Imagine you’re a journalist investigating the wrongful conviction of two men, who spent 14 years in prison for a crime they did not commit.
That is exactly what Dan Slepian, an award-winning investigative producer from NBC News’s Dateline discussed during this semester’s first installment of the “My Life As?” series, presented by the School of Journalism.
Slepian spoke to an auditorium full of students and faculty Monday evening alongside retired homicide detective Bobby Addolorato.
After graduating Stony Brook University in 1992, Slepian made his way to NBC in 1996, where he worked as a producer. After wanting to be involved with politics, he found journalism to be an interesting way of involving himself with the criminal justice system.
He spoke of how his fascination led him to using a new trend at the time, small hand-held cameras to document investigations while working with the Las Vegas Police Department. In 2002, he pitched the same type of documenting of investigations to the New York City Police Department.
“A light bulb went into my head and I thought there is a story here,” said Slepian, referring to his new beat in the gritty South Bronx Homicide Task Force. When he met former detective Addolorato, he learned of the wrongful imprisonment case because it had been one of great concern and had left him restless.

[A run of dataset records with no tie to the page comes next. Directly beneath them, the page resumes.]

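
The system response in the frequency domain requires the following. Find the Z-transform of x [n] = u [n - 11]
Using the time-shift property: Z{u[n-11]}=z^(-11) * z/(z-1)
=z^(-10)/(z-1)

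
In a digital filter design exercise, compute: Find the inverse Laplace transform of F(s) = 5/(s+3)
L^(-1){5/(s-a)}=c·e^(at)
Here a=-3, c=5

Answer: 5e^(-3t)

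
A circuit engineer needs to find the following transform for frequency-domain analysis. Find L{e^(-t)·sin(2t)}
First shifting: L{e^(at)f(t)} = F(s-a)
L{sin(2t)} = 2/(s² + 4)
Shift: 2/((s + 1)² + 4)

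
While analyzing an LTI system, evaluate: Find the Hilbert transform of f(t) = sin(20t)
The Hilbert transform shifts each frequency component by -pi/2.
H{sin(wt)} = -cos(wt)
With w = 20: H{sin(20t)} = -cos(20t)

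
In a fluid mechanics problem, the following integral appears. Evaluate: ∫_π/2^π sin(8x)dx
Antiderivative: -cos(8x)/8
Evaluate at bounds: [-cos(8·π)/8] - [-cos(8·π/2)/8]
= (-(1)+(1))/8 = 0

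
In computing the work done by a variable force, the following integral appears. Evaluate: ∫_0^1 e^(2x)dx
Antiderivative: (1/2)e^(2x)
Evaluate: (1/2)(e^2-1)

Answer: (e^2-1)/2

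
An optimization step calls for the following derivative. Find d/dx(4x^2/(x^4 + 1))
Quotient rule: (f/g)' = (f'g - fg')/g²
f = 4x^2, f' = 8x
g = x^4 + 1, g' = 4x^3

Answer: (8x·(x^4 + 1) - 16x^5)/(x^4 + 1)²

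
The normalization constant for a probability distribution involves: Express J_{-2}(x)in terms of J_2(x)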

The case was that of a murder that occurred at Palladium Nightclub in Manhattan, where a bouncer was murdered. David Lemus and Olmedo Hidalgo were convicted in 1992 and spent 13 years in prison after their conviction.
During this time Slepian spoke of how he found himself visiting them in prison everyday.
“How do journalists tell a story as they become part of a story?” he asked the audience. “Can you be an advocate as you become a journalist?”
As Slepian described how difficult it was not to put your own personal feelings into his reporting, Addolorato interrupted — “Your worst nightmares came true in this case,” he said.
Addolorato explained that for 10 years, since the two men were imprisoned, he and his partner had gone to the district attorney’s office with a case that contained no evidence that the men were guilty of any crime, but evidence that proved two other men were involved and a confession to the murder.
They were constantly denied any hearing or meeting with the district attorney’s office.
After Slepian’s “Dateline” broadcast of an hour-long investigation aired on television, lawyers were able to make a case for the two convicted men with new evidence, and the charges were dropped in 2005.
Slepian’s investigative journalism and curiosity shined a light on some of the corruption in the New York City criminal justice system and encouraged students that journalism is not a languish career path.
“Any one of you could have done this: Passion, curiosity, and drive, it’s never been easier when you have the tools right there,” Slepian said.